5.
Aveva mangiato. Pasta scotta e sciapa, ma aveva mangiato. E anche bevuto.
Prima di ritrovarsi davanti un piatto e un bicchiere la ragazza non s’era resa conto di avere fame e sete. L’angoscia le serrava troppo lo stomaco.
Il suo carceriere era entrato in punta di piedi. Non aveva emesso alcun suono. Lei aveva a stento percepito il suo respiro calmo. Prima di slegarle le mani aveva verificato la buona tenuta della benda che aveva sugli occhi. Lei aveva capito il messaggio, non si sarebbe tolta la benda, gliel’aveva anche detto. Gli aveva parlato molto, d’altra parte. Prima in olandese, poi, rendendosi conto dell’errore, in francese. Le parole le erano venute in maniera naturale, anche in quella lingua che ancora padroneggiava poco. Erano fuoriuscite come un flusso troppo a lungo trattenuto.
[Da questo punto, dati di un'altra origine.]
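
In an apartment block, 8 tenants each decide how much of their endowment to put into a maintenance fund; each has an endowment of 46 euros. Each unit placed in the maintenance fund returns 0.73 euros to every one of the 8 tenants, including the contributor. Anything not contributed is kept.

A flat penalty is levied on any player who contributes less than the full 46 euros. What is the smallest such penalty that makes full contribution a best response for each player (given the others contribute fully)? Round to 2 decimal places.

Given the others contribute fully, the best deviation is to contribute 0 (any partial contribution still incurs the fine and gives up units whose private return 0.73 is below 1).
Deviating from 46 to 0 saves 46 euros but forfeits the deviator's share of the drop in the maintenance fund: 0.73 × 46 = 33.58.
So the deviation gain is 46 − 33.58 = 12.42, and the fine must be at least 12.42 euros to wipe it out.

12.42 euros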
Avevano liberato la sua angoscia. Parlare voleva dire vivere, restare umani. E anche creare un legame. Aveva fatto domande al suo rapitore. Sulle sue intenzioni. Le sue motivazioni. E la sua scelta.
Perché lei?
Ma non aveva ottenuto risposta. Lui le aveva preso le mani, gliele aveva posate sul piatto. Ed era uscito.
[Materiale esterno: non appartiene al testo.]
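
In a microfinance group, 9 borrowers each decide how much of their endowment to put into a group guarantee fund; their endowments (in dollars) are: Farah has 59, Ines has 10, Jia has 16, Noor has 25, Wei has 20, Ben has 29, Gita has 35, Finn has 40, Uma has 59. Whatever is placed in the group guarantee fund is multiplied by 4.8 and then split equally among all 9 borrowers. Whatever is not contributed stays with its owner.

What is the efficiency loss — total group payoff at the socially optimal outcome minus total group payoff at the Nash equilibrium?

1113.40 dollars

The private return per contributed unit is 4.8/9 = 0.5333 < 1 for every player regardless of endowment, so the Nash equilibrium is zero contribution and the group total is Σ E_j = 59 + 10 + 16 + 25 + 20 + 29 + 35 + 40 + 59 = 293.
Each contributed unit returns 4.800 to the group, so the social optimum is full contribution by everyone: group total = 4.800 × 293 = 1406.40.
Efficiency loss = (4.800 − 1) × 293 = 1113.40.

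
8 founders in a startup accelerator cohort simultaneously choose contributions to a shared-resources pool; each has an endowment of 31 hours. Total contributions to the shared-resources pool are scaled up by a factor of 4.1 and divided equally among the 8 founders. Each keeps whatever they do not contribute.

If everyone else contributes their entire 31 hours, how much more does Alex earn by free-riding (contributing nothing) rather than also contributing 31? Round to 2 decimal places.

Switching from a contribution of 31 to 0 lets Alex keep an extra 31 hours, but lowers the shared-resources pool by 31, which costs Alex their own share of that drop: 4.1/8 × 31 = 15.89.
Net gain = 31 − 15.89 = 15.11. The private return per contributed unit (0.5125) is below 1, so free-riding is indeed the best response regardless of what the others do.

15.11 hours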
Aveva divorato la pasta infilandosene grandi forchettate nella bocca avida. Era così bello mangiare. Quando il corpo è impegnato, la mente riposa.
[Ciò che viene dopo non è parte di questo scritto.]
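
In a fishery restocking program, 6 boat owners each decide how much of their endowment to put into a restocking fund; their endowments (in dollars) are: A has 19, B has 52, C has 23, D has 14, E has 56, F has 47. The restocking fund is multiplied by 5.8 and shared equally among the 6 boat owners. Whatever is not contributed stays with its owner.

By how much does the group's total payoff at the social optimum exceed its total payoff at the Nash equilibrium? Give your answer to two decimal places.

1012.80 dollars

The private return per contributed unit is 5.8/6 = 0.9667 < 1 for every player regardless of endowment, so the Nash equilibrium is zero contribution and the group total is Σ E_j = 19 + 52 + 23 + 14 + 56 + 47 = 211.
Each contributed unit returns 5.800 to the group, so the social optimum is full contribution by everyone: group total = 5.800 × 211 = 1223.80.
Efficiency loss = (5.800 − 1) × 211 = 1012.80.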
Dopo il pasto, si era docilmente stesa sulla pancia affinché lui potesse legarla nuovamente senza sforzo.
Era tornato subito.
Doveva averla osservata da dietro la porta, ma aveva bussato prima di entrare. Quel gesto l’aveva stupita. Lui si era avvicinato, l’aveva presa per le braccia e l’aveva guidata in un angolo della cantina. La freschezza umida che regnava in quel luogo non poteva emanare che da una cantina.
L’uomo le aveva fatto toccare un oggetto che lei riconobbe facilmente. Un secchio. Le aveva premuto con forza sul basso ventre. Lei dapprima aveva temuto le sue intenzioni, poi aveva capito. Siccome l’uomo non accennava a muoversi, lei aveva finito per calarsi le mutandine davanti a lui, aveva sollevato la gonna e si era seduta.
C’erano volute ore prima che riuscisse a liberarsi. Lui non aveva mostrato alcuna reazione. Si era limitato a respirare. Sempre con calma.
Poi l’aveva riportata indietro e legata nuovamente. Prima le mani dietro la schiena. Poi i piedi. Si era fermato lì, non aveva legato mani e piedi insieme.
La situazione era meno scomoda, ora. Lei la considerava una ricompensa per la sua docilità. Le regole del gioco erano semplici. Era un buon segno. Doveva essere un buon segno. Ne aveva bisogno. Per non crollare. Per non urlare. Perché all’inizio, dopo aver soddisfatto i suoi bisogni, si era ritrovata stranamente calma, ma ora che era di nuovo sola nella notte la paura invadeva tutto lo spazio. Stava tornando. Più forte di prima.